Dijiplak dan dibajak, bagaimana hukumnya?
Maraknya pembajakan membuat pelaku usaha memilih membuat karya tiruan. Hal ini tidak akan memberikan nilai tambah ekonomi dan malah beresiko terjerat hukum.
Masih banyak para pelaku usaha belum menyadari bahwa bicara Hak Kekayaan Intelektual berarti bicara soal nilai ekonomi. Bahkan sebagian meremehkan soal hak kekayaan intelektual.
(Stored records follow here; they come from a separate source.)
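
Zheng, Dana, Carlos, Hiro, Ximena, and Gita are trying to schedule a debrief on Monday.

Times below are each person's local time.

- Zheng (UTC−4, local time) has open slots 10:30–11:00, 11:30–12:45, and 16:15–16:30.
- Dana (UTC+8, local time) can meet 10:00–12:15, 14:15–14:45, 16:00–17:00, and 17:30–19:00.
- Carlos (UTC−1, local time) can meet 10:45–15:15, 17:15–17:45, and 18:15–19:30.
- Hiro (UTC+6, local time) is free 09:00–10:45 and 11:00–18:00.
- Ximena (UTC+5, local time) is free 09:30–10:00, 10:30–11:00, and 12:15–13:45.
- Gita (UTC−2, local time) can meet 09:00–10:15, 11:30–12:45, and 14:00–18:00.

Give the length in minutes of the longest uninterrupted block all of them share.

Zheng → UTC: 14:30–15:00, 15:30–16:45, 20:15–20:30.
Dana → UTC: 02:00–04:15, 06:15–06:45, 08:00–09:00, 09:30–11:00.
Carlos → UTC: 11:45–16:15, 18:15–18:45, 19:15–20:30.
Hiro → UTC: 03:00–04:45, 05:00–12:00.
Ximena → UTC: 04:30–05:00, 05:30–06:00, 07:15–08:45.
Gita → UTC: 11:00–12:15, 13:30–14:45, 16:00–20:00.
Zheng ∩ Dana: (none).
Zheng ∩ Dana ∩ Carlos: (none).
Zheng ∩ Dana ∩ Carlos ∩ Hiro: (none).
Zheng ∩ Dana ∩ Carlos ∩ Hiro ∩ Ximena: (none).
Zheng ∩ Dana ∩ Carlos ∩ Hiro ∩ Ximena ∩ Gita: (none).
No common window.

0 minutes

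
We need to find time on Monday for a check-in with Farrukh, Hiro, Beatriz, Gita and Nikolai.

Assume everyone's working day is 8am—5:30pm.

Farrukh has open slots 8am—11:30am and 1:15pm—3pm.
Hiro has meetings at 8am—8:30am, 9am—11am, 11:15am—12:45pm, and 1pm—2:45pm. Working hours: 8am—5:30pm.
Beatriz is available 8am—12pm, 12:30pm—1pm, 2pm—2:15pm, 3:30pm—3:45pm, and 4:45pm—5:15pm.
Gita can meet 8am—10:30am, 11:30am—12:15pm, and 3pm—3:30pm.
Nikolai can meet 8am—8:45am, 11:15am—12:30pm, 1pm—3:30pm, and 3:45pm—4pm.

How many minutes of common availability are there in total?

Hiro free within 08:00–17:30: 08:30–09:00, 11:00–11:15, 12:45–13:00, 14:45–17:30.
Farrukh ∩ Hiro: 08:30–09:00, 11:00–11:15, 14:45–15:00.
Farrukh ∩ Hiro ∩ Beatriz: 08:30–09:00, 11:00–11:15.
Farrukh ∩ Hiro ∩ Beatriz ∩ Gita: 08:30–09:00.
Farrukh ∩ Hiro ∩ Beatriz ∩ Gita ∩ Nikolai: 08:30–08:45.
Total common minutes: 15.

15 minutes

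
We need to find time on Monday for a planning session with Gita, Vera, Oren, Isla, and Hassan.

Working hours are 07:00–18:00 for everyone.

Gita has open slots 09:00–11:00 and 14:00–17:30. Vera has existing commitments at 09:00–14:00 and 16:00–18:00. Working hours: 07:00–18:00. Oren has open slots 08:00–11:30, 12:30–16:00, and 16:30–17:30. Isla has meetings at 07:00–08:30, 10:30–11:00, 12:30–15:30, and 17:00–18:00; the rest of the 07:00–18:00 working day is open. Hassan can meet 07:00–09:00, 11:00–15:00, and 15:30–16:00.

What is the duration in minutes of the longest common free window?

30 minutes

Vera free within 07:00–18:00: 07:00–09:00, 14:00–16:00.
Isla free within 07:00–18:00: 08:30–10:30, 11:00–12:30, 15:30–17:00.
Gita ∩ Vera: 14:00–16:00.
Gita ∩ Vera ∩ Oren: 14:00–16:00.
Gita ∩ Vera ∩ Oren ∩ Isla: 15:30–16:00.
Gita ∩ Vera ∩ Oren ∩ Isla ∩ Hassan: 15:30–16:00.
Single common window of 30 minutes.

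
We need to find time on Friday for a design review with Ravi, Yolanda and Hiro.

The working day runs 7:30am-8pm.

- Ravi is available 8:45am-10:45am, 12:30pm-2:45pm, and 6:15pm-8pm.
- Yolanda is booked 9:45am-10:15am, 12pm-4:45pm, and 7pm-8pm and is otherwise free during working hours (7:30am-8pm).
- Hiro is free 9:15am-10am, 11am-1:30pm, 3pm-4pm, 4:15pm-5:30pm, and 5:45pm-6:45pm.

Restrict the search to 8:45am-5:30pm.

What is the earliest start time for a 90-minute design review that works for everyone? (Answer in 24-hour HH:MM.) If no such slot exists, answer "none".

Yolanda free within 07:30–20:00: 07:30–09:45, 10:15–12:00, 16:45–19:00.
Ravi ∩ Yolanda: 08:45–09:45, 10:15–10:45, 18:15–19:00.
Ravi ∩ Yolanda ∩ Hiro: 09:15–09:45, 18:15–18:45.
Restricted to 08:45–17:30: 09:15–09:45.
Windows ≥ 90 min: (none).

none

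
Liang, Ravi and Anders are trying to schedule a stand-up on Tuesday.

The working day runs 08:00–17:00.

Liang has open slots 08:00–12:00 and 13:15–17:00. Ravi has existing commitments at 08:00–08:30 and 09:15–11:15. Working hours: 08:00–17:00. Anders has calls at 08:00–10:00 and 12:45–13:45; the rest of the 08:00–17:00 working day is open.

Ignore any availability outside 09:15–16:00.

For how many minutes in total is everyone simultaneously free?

180 minutes

Ravi free within 08:00–17:00: 08:30–09:15, 11:15–17:00.
Anders free within 08:00–17:00: 10:00–12:45, 13:45–17:00.
Liang ∩ Ravi: 08:30–09:15, 11:15–12:00, 13:15–17:00.
Liang ∩ Ravi ∩ Anders: 11:15–12:00, 13:45–17:00.
Restricted to 09:15–16:00: 11:15–12:00, 13:45–16:00.
Total common minutes: 45 + 135 = 180.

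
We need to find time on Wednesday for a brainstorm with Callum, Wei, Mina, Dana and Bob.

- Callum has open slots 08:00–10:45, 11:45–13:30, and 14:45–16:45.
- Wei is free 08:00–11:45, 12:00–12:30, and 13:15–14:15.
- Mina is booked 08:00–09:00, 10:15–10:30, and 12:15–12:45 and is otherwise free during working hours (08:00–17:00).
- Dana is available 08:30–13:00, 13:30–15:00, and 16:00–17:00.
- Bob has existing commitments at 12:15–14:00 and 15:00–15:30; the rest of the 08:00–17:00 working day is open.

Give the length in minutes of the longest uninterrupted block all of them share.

75 minutes

Mina free within 08:00–17:00: 09:00–10:15, 10:30–12:15, 12:45–17:00.
Bob free within 08:00–17:00: 08:00–12:15, 14:00–15:00, 15:30–17:00.
Callum ∩ Wei: 08:00–10:45, 12:00–12:30, 13:15–13:30.
Callum ∩ Wei ∩ Mina: 09:00–10:15, 10:30–10:45, 12:00–12:15, 13:15–13:30.
Callum ∩ Wei ∩ Mina ∩ Dana: 09:00–10:15, 10:30–10:45, 12:00–12:15.
Callum ∩ Wei ∩ Mina ∩ Dana ∩ Bob: 09:00–10:15, 10:30–10:45, 12:00–12:15.
Common window lengths: 75, 15, 15 min; longest is 75.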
Mereka seolah enggan melakukan inovasi dan lebih senang membajak karya orang lain atau menggunakan hasil karya bajakan. Padahal apabila hanya meniru karya orang lain, maka produk yang dihasilkan tidak akan memberikan nilai tambah, selain tentu saja merugikan pemilik karya, konsumen dan negara.
Perlindungan HKI
Dirjen Kekayaan Intelektual Kementrian Hukum dan HAM RI, Freddy Harris, berpendapat “Tanpa Komersialisasi jangan bicarakan kekayaan intelektual “Mengapa ada kekayaan intelektual? Tentu karena ada nilai ekonomis.” (sebagaimana dimuat pada artikel di laman situs Hukum Online “Freddy Harris: Tanpa komersialisasi jangan bicarakan soal kekayaan intelektual”). Saat ini, Pemerintah melalui Badan Ekonomi Kreatif RI (Bekraf RI), juga membuat kedeputian khusus yaitu Deputi Fasilitasi HKI dan Regulasi untuk semakin mengoptimalkan perlindungan HKI dalam sektor Ekonomi Kreatif.
“Ibaratnya DJKI sebagai restoran, Bekraf sebagai penyedia jasa pemesanan dan pengantaran makanannya” kata Ari Juliano Gema, Deputi Fasilitasi HKI dan Regulasi Bekraf RI. Karena itu diharapkan semakin banyak pelaku usaha dan pelaku kreatif mendaftarkan dan/atau mencatatkan karya dan usahanya dengan pemilihan HKI yang tepat untuk mendapatkan nilai ekonomi yang optimal.
Penyelesaian Sengketa HKI
Lalu bagaimana bila secara administrasi sudah dipenuhi, namun karya kita jadi korban pembajakan? Peraturan perundang-undangan di bidang HKI (Merek dan Indikasi Geografis, Cipta, Paten, Rahasia Dagang dan Desain Industri) menganut delik aduan. Artinya bila mengetahui ada yang merugikan karyamu maka dapat mengadukannya ke penyidik.
Saat ini dibawah kepemimpinan Freddy Harris, DJKI mendorong untuk para pihak menggunakan upaya hukum alternatif penyelesaian sengketa, memilih jalur mediasi daripada terburu menggunakan upaya hukum pidana. Upaya Hukum Mediasi ini sangat baik, karena biasanya relatif lebih singkat dan lebih fokus pada tujuan dari seseorang dalam memilih upaya penyelesaian sengketa.
Tentukan dahulu tujuan Anda, apakah ingin menyampaikan kemarahan agar pembajak dipidana kurungan atau membayar denda ataupun ingin pembajak mengganti kerugian ekonomi yang hilang.
Untuk tujuan yang berbeda tentu langkahnya pun berbeda, Advokat dapat memberikan pertimbangan hukum atas apa saja upaya yang bisa kamu tempuh untuk memperjuangkan hasil karyamu dihargai dan dihormati.